Many
genetic disorders are due to
protein misfolding and excessive premature degradation in the endoplasmic reticulum (ER). When a gene mutation does not affect the functionality of the
protein, it may still promote the premature clearance of the
protein by ER-associated degradation (ERAD), resulting in a loss of function. Competitive inhibitors are often effective active-site-specific chaperones when used at sub-inhibitory concentrations. Active-site-specific chaperones assist in the folding of mutant lysosomal
enzymes in the ER, thereby promoting their escape from ERAD, enhancing trafficking to the lysosome and increasing the level of residual
enzyme activity. In
Fabry disease, degradation of various mutant forms of a-
galactosidase A (alpha-gal A) has been shown to take place in the ER as a result of
protein misfolding.
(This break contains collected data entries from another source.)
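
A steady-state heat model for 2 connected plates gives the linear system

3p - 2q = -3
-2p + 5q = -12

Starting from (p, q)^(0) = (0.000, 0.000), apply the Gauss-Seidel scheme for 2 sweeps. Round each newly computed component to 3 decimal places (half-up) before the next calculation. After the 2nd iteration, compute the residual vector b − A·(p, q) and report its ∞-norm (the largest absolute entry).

Iteration 1:
  p = (-3 - (-2)·0.000) / (3) = -1.000
  q = (-12 - (-2)·-1.000) / (5) = -2.800
Iteration 2:
  p = (-3 - (-2)·-2.800) / (3) = -2.867
  q = (-12 - (-2)·-2.867) / (5) = -3.547
Residual b − A·x = (-1.493, 0.001); ∞-norm = 1.493

1.493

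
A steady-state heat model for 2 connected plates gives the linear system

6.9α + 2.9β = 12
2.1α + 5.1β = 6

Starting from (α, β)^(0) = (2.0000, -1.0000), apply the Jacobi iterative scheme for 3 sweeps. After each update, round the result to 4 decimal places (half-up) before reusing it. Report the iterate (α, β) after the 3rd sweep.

Iteration 1:
  α = (12 - (2.9)·-1.0000) / (6.9) = 2.1594
  β = (6 - (2.1)·2.0000) / (5.1) = 0.3529
Iteration 2:
  α = (12 - (2.9)·0.3529) / (6.9) = 1.5908
  β = (6 - (2.1)·2.1594) / (5.1) = 0.2873
Iteration 3:
  α = (12 - (2.9)·0.2873) / (6.9) = 1.6184
  β = (6 - (2.1)·1.5908) / (5.1) = 0.5214

(1.6184, 0.5214)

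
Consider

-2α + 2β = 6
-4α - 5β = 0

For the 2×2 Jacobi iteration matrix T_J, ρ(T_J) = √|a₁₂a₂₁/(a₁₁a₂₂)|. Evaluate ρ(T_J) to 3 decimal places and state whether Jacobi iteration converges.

a₁₂a₂₁/(a₁₁a₂₂) = (2)·(-4) / ((-2)·(-5)) = -0.800000
ρ = √|-0.800000| = √0.800000 = 0.894
ρ < 1, so Jacobi converges

0.894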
One of the most potent inhibitors of alpha-gal A,
1-deoxygalactonojirimycin, has also been shown to be effective in enhancing residual alpha-gal A activity in cultured fibroblasts and lymphoblasts established from patients with
Fabry disease caused by a variety of missense mutations.
Oral administration of
1-deoxygalactonojirimycin to transgenic mice expressing a mutant form of human alpha-gal A (R301Q) yielded higher alpha-gal A activity in major tissues, compared with untreated transgenic mice.